Department of Medicine, University of Alberta, Edmonton, AB, Canada.
HIV Med. 2013 Feb;14(2):99-107. doi: 10.1111/j.1468-1293.2012.01043.x. Epub 2012 Sep 20.
The aim of the study was to determine the risk factors predictive of symptomatic HIV-associated neurocognitive disorders (sHAND) among HIV-infected patients receiving active medical care.
Baseline demographic and clinical characteristics were analysed in patients with sHAND (HIV-associated dementia and minor neurocognitive disorder) in a population-based longitudinal cohort of HIV-infected patients with access to universal health care, including combination antiretroviral therapy (cART) from 1999 to 2008. Variables evaluated for their association with sHAND included age and ethnicity, survival duration with HIV-1 infection, vascular disease risk factors, and laboratory indices such as blood CD4 T-cell count at its nadir and at cART initiation, using both univariable and multivariable logistic regression models.
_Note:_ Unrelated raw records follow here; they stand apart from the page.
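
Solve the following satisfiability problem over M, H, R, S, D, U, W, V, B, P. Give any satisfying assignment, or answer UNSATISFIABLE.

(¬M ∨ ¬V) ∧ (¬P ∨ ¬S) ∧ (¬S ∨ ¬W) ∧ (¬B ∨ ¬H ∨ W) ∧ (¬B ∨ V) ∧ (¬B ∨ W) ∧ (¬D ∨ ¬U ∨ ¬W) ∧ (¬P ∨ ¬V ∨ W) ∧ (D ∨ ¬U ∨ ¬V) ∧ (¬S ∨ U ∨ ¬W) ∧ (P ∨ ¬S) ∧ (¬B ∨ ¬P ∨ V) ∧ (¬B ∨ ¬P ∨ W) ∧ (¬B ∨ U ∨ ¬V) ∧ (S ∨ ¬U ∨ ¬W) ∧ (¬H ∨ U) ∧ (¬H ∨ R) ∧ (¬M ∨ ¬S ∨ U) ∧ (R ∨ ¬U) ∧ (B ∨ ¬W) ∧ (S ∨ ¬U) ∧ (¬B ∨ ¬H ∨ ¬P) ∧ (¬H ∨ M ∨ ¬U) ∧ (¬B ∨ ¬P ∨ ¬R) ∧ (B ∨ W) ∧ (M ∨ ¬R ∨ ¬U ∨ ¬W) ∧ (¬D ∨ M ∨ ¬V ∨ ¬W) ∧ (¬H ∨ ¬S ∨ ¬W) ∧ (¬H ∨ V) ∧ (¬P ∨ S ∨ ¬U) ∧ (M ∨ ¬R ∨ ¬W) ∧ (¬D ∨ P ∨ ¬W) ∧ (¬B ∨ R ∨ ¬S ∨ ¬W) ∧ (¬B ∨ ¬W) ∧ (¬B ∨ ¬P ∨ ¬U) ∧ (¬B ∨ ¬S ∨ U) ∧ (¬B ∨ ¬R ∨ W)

Unsatisfiable

Case B = True:
  (¬B ∨ V) forces V = True.
  (¬M ∨ ¬V) forces M = False.
  (¬B ∨ W) forces W = True.
  Clause (¬B ∨ ¬W) is falsified — contradiction.
Case B = False:
  (B ∨ ¬W) forces W = False.
  Clause (B ∨ W) is falsified — contradiction.
Both cases fail, so the formula is unsatisfiable.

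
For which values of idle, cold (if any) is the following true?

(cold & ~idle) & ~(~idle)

Case idle = True: the conjunct ~idle is False.
Case idle = False: the conjunct ~(~idle) becomes ~(~False) = False.
Both cases fail — unsatisfiable.

The formula is unsatisfiable.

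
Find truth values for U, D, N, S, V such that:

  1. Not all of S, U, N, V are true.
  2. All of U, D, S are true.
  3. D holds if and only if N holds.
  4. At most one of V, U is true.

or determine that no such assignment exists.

U=T; D=T; N=T; S=T; V=F

  (1) {S, U, N, V}: 3/4 true — not all ✓
  (2) {U, D, S}: all 3 true ✓
  (3) D=T, N=T — same ✓
  (4) {V, U}: 1 true — at most one ✓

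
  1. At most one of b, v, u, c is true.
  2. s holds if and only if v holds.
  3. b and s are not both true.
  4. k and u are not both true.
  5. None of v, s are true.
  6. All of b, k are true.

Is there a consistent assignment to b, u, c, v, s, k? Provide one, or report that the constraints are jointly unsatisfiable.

b = True; u = False; c = False; v = False; s = False; k = True

  (1) {b, v, u, c}: 1 true — at most one ✓
  (2) s=F, v=F — same ✓
  (3) b=T, s=F — not both ✓
  (4) k=T, u=F — not both ✓
  (5) {v, s}: 0 true — none ✓
  (6) {b, k}: all 2 true ✓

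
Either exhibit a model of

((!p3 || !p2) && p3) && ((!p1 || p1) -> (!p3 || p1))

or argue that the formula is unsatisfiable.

p1: True, p2: False, p3: True

  (!p3 || !p2) && p3 = True
    !p3 || !p2 = True
      !p3 = False
      !p2 = True
  (!p1 || p1) -> (!p3 || p1) = True
    !p1 || p1 = True
      !p1 = False
    !p3 || p1 = True
      !p3 = False
Both conjuncts True, so the formula holds.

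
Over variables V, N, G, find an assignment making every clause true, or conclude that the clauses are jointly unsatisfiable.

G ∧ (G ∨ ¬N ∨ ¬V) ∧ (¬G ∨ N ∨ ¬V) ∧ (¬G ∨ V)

Unit clause (G) forces G = True.
In (¬G ∨ V) only V is left, so V = True.
In (¬G ∨ N ∨ ¬V) only N is left, so N = True.
Check each clause:
  (G): G holds.
  (G ∨ ¬N ∨ ¬V): G holds.
  (¬G ∨ N ∨ ¬V): N holds.
  (¬G ∨ V): V holds.
All clauses satisfied.

V = True; N = True; G = True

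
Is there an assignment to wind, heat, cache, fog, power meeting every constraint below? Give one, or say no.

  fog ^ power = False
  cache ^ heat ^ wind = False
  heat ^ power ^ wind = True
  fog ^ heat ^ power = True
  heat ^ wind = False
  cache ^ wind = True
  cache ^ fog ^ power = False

wind = True, heat = True, cache = False, fog = True, power = True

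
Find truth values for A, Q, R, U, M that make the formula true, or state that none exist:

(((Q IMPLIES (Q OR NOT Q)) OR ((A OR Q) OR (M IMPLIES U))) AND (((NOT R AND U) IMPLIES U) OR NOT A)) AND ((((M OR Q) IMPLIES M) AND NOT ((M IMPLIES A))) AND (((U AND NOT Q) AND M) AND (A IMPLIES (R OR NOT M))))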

A total of 1320 patients were investigated, including the patients diagnosed with sHAND (n = 90) during the study period. In univariable analyses, increased age, increased length of survival with HIV, low nadir CD4 and CD8 T-cell counts, high baseline viral load (> 1,000,000 HIV-1 RNA copies/mL), and African origin were predictive of a diagnosis of sHAND (P < 0.05). In multivariable analysis, increased age, increased length of survival, low nadir CD4 T-cell counts, and high baseline viral load remained predictive of sHAND (P < 0.05). Remarkably, CD4 T-cell counts at cART initiation, hepatitis C virus coinfection, and vascular disease risk factors failed to predict sHAND in both analyses.
Increased age and survival duration, lower nadir CD4 T-cell counts, and higher baseline viral load were consistent predictors of the development of sHAND among persons with HIV/AIDS in universal health care, underscoring the importance of attention to these variables in clinical care.
本研究旨在确定接受积极医疗护理的 HIV 感染者发生有症状的 HIV 相关神经认知障碍(sHAND)的预测因素。
在一项基于人群的、接受普遍卫生保健的 HIV 感染者纵向队列研究中,对有 sHAND(HIV 相关痴呆和轻度神经认知障碍)的患者进行了基线人口统计学和临床特征分析。评估了与 sHAND 相关的变量包括年龄和种族、HIV-1 感染的存活时间、血管疾病危险因素以及实验室指标,如 CD4 T 细胞计数的最低点和 cART 起始时的 CD4 T 细胞计数,使用单变量和多变量逻辑回归模型。
共调查了 1320 名患者,包括研究期间诊断为 sHAND(n = 90)的患者。在单变量分析中,年龄增加、HIV 存活时间延长、CD4 和 CD8 T 细胞计数最低点较低、基线病毒载量较高(>1,000,000 HIV-1 RNA 拷贝/mL)和非洲血统是 sHAND 诊断的预测因素(P < 0.05)。在多变量分析中,年龄增加、存活时间延长、CD4 T 细胞计数最低点较低和基线病毒载量较高仍然是 sHAND 的预测因素(P < 0.05)。值得注意的是,在这两种分析中,cART 起始时的 CD4 T 细胞计数、丙型肝炎病毒合并感染和血管疾病危险因素均未能预测 sHAND。
在普遍卫生保健中,年龄增加和存活时间延长、CD4 T 细胞计数最低点较低以及基线病毒载量较高是 HIV/AIDS 患者发生 sHAND 的一致预测因素,这凸显了在临床护理中关注这些变量的重要性。